Adolfo Sánchez Rebolledo
Debate sobre el laicismo

A Santiago Ramírez, amigo entrañable.

Unas declaraciones del Nuncio sobre la familia en ``un mundo globalizante'' reanimaron el viejo debate sobre la libertad de enseñanza y el laicismo que está en el corazón de los más caros anhelos refundadores de la jerarquía católica.

La Iglesia, parece obvio, no está satisfecha y aspira a modificar la última redacción del 3o constitucional, en virtud de que el texto, reformado y todo, aún sostiene que la enseñanza pública ``será laica y, por tanto, se mantendrá por completo ajena a cualquier doctrina religiosa''. Es la suya una postura vieja y nueva a la vez. Me explico.

Si en los años veinte, el papa León XI califica al laicismo como ``peste de nuestros tiempos'', en la segunda mitad del siglo, laicos y católicos moderan sus posiciones. El mismísimo nuncio, para no ir más lejos, se autorretrata hoy como ``un fiel laico que ama la laicidad y la legítima separación entre Iglesia y Estado''. Se liman, en efecto, los filos más antirreligiosos y anticlericales del laicismo liberal, mientras la Iglesia, a su vez, reinterpreta, bajo la luz renovadora del Concilio Vaticano, el tema de la libertad religiosa. En el fondo actúa poderosamente el irreversible proceso de secularización de la sociedad. Sin embargo, la contradicción persiste en el ámbito de la educación y la familia, que es el corazón de la disputa, aún después del aggiornamiento católico y las reformas a la Constitución. Se acepta la ``laicidad'', mas no el laicismo.

Si ayer resultaba despreciable el laicismo en virtud de que la Iglesia se oponía a reconocer el derecho a la libertad de creencias, ahora, en cambio, critica las limitaciones liberales del laicismo --identificándolas groseramente con un jacobismo en extinción--, en nombre, justamente, de la libertad religiosa y los derechos humanos, pidiendo a cambio una laicidad moderna que no sea neutral ante el fenómeno religioso. Se opone al principio que consagra la libertad religiosa al ámbito de los derechos individuales, a la vida privada del ciudadano, en vez de asumir su importancia radical como factor social. Reconoce, sí, la separación Iglesia y Estado, pero afirma que aún se violan los derechos humanos al no conceder a los padres la libertad de enseñanza, aunque ya no se prohíba al clero educar en las escuelas privadas. Un Estado laico verdadero debería, según esta visión, promover todos los derechos humanos sin restricción, ``empezando por el derecho a la libertad religiosa''; en particular, la libertad de enseñar religión en la escuela pública. En otras palabras, se trata de suprimir el laicismo constitucional sin renunciar a una laicidad hecha a la medida del catolicismo.
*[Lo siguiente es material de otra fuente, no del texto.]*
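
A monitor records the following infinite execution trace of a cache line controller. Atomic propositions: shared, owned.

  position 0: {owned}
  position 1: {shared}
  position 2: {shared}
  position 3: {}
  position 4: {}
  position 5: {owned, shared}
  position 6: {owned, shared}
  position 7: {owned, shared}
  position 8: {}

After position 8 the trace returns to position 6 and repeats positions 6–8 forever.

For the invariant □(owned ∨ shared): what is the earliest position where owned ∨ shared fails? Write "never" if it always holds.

3

Check owned ∨ shared at each position in order: 0 ✓, 1 ✓, 2 ✓.
At position 3 the labels are {}, so owned ∨ shared is false there. This is the first violation.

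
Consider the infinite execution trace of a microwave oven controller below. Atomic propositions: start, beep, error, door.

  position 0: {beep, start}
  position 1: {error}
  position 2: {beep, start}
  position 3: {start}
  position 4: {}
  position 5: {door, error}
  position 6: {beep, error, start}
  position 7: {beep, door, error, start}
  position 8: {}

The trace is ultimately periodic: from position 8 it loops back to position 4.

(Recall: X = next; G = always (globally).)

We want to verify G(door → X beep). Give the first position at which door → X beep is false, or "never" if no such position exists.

7

Check door → X beep at each position in order: 0 ✓, 1 ✓, 2 ✓, 3 ✓, 4 ✓, 5 ✓, 6 ✓.
At position 7 the labels are {beep, door, error, start} and the next position 8 has {}, so door → X beep is false there. This is the first violation.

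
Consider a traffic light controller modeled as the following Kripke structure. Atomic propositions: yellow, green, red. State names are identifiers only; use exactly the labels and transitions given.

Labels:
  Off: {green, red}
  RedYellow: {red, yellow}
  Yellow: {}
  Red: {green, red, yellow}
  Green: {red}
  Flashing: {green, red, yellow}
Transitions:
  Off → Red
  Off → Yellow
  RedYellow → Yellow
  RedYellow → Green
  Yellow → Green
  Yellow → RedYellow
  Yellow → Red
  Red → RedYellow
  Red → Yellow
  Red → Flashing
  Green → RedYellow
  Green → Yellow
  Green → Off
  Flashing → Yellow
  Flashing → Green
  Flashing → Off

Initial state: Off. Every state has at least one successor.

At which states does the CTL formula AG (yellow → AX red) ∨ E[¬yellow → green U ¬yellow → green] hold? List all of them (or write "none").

{Off, RedYellow, Red, Flashing}

States satisfying yellow → AX red: {Off, Yellow, Green}.
States satisfying AG (yellow → AX red): ∅.
States satisfying ¬yellow → green: {Off, RedYellow, Red, Flashing}.
States satisfying E[¬yellow → green U ¬yellow → green]: {Off, RedYellow, Red, Flashing}.
States satisfying AG (yellow → AX red) ∨ E[¬yellow → green U ¬yellow → green]: {Off, RedYellow, Red, Flashing}.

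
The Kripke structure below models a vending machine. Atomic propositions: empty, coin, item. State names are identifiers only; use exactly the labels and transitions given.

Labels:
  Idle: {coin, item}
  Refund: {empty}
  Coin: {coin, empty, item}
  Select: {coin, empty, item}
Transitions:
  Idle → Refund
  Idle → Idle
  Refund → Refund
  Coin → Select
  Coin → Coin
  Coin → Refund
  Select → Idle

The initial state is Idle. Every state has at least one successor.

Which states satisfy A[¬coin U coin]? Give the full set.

{Idle, Coin, Select}

States satisfying ¬coin: {Refund}.
States satisfying coin: {Idle, Coin, Select}.
States satisfying A[¬coin U coin]: {Idle, Coin, Select}.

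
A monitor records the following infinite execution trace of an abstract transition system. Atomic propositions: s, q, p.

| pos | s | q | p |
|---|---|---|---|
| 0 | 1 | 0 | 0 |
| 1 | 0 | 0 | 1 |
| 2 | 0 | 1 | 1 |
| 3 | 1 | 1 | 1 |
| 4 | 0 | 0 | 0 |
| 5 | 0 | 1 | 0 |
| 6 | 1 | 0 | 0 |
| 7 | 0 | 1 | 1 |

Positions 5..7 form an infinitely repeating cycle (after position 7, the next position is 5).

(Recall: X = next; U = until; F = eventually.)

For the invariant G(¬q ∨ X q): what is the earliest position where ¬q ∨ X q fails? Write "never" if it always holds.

Check ¬q ∨ X q at each position in order: 0 ✓, 1 ✓, 2 ✓.
At position 3 the labels are {p, q, s} and the next position 4 has {}, so ¬q ∨ X q is false there. This is the first violation.

3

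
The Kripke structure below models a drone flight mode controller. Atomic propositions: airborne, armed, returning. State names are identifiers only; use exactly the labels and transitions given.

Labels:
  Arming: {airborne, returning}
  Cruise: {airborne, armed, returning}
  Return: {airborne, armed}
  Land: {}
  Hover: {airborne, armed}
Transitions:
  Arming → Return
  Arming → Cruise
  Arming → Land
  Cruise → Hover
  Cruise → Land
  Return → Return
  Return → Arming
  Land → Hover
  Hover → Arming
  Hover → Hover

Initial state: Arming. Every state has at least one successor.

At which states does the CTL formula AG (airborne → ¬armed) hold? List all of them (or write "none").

States satisfying airborne → ¬armed: {Arming, Land}.
States satisfying AG (airborne → ¬armed): ∅.

none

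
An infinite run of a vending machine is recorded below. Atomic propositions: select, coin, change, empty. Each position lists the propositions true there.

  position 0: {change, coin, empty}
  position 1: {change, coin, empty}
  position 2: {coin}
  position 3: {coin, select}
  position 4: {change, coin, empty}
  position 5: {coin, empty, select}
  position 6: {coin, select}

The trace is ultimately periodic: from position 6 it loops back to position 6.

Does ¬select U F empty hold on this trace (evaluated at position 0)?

Walking from position 0: F empty first holds at position 0, and ¬select holds at every earlier position along the way, so ¬select U F empty holds.

Holds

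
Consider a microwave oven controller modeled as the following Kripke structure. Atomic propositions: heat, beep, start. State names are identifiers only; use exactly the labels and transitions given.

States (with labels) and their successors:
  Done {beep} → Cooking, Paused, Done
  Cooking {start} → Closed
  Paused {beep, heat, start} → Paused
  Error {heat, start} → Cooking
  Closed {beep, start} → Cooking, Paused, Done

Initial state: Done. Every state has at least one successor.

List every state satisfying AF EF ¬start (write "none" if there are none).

States satisfying EF ¬start: {Done, Cooking, Error, Closed}.
States satisfying AF EF ¬start: {Done, Cooking, Error, Closed}.

{Done, Cooking, Error, Closed}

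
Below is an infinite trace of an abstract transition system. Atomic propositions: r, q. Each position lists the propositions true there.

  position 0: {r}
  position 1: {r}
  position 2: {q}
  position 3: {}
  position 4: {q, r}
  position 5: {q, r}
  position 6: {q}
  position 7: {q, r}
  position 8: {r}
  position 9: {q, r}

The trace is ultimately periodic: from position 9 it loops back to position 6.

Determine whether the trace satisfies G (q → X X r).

No

q → X X r must hold at every position from 0 onward. It fails at position 4, so G (q → X X r) is false.
Positions where q holds: 2, 4, 5, 6, 7, 9.
Check X X r at each: 2→ok, 4→fails, 5→ok, 6→ok, 7→ok, 9→ok.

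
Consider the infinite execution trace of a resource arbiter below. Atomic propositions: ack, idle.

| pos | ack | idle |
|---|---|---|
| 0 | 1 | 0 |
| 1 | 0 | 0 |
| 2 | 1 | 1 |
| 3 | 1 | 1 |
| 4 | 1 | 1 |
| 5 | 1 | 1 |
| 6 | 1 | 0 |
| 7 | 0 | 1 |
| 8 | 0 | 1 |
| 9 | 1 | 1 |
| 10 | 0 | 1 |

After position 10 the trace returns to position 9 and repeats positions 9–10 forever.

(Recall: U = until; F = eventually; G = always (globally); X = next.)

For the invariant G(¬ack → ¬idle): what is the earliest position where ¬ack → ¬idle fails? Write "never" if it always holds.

Check ¬ack → ¬idle at each position in order: 0 ✓, 1 ✓, 2 ✓, 3 ✓, 4 ✓, 5 ✓, 6 ✓.
At position 7 the labels are {idle}, so ¬ack → ¬idle is false there. This is the first violation.

7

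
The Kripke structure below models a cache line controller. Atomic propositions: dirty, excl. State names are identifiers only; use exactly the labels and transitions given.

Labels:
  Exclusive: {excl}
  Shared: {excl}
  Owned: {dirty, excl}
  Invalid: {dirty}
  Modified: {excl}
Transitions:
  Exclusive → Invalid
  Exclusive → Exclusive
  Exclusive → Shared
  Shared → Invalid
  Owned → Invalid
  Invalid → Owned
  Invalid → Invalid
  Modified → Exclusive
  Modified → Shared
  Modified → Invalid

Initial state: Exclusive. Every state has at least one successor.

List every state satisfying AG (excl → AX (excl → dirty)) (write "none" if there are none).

{Shared, Owned, Invalid}

States satisfying excl → AX (excl → dirty): {Shared, Owned, Invalid}.
States satisfying AG (excl → AX (excl → dirty)): {Shared, Owned, Invalid}.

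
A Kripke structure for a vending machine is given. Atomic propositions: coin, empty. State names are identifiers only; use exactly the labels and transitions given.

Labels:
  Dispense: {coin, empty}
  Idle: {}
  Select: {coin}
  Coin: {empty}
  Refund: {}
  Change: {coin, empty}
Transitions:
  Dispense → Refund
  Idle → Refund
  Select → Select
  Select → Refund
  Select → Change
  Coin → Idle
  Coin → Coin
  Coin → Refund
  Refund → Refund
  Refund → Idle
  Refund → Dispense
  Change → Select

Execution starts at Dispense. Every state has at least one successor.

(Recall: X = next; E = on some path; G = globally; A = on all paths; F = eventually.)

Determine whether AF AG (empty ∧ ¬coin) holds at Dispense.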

Tales supuestos renovadores no ocultan, empero, el viejo sofisma que los sostiene, por cuanto el Estado laico promueve en sentido afirmativo no tanto la indiferencia (ante cualquier doctrina religiosa) sino la libertad de creencias y, por consiguiente, la libertad religiosa en general. Y es que, a fin de cuentas, el laicismo no es ni puede ser neutral ante los valores éticos y cívicos que hacen posible la convivencia social. Todo lo contrario: promueve activamente la tolerancia, el respeto al otro y actúa contra todas las formas de discriminación humana en una sociedad que quiere ser deveras democrática. Ese es, en realidad, el sentido profundo del laicismo, su razón de ser, el principio universal que debe mantenerse a toda costa en la Constitución. De otra manera, ¿cómo podría el Estado asumir su carácter laico sin desconocer otras libertades igualmente sustantivas, sin hacerse confesional cruzando la puerta falsa de la ``libertad de enseñanza''?

No es un asunto puramente teórico: existe un ``supermercado'' religioso, donde priva la más feroz de las competencias entre ``decenas de sociedades religiosas rivales, combatiéndose las unas a las otras'' (Bastian, 1997). No es un eufemismo. La hostilidad religiosa con frecuencia termina por anular los derechos humanos y religiosos de quienes, literalmente, no comulgan con un credo particular. Y si eso parece historia vieja, aún puede verse en Chiapas que no está tan lejos. Así pues, la misión del Estado laico, so pena de arriesgarse a dejar de serlo, es y debe seguir siendo la de garantizar la libertad de creencias de todos los ciudadanos, sin inmiscuirse en el fenómeno religioso. Esa es, en definitiva, la lección que nos deja la experiencia histórica mexicana. El debate sobre el laicismo lleva, por último, a una cuestión decisiva que habrá de resolverse en el futuro próximo: ¿la democracia será, como hoy quiere la Iglesia, mera rectificación, ruptura, o prevalecerá la continuidad de la historia nacional? Pronto lo sabremos.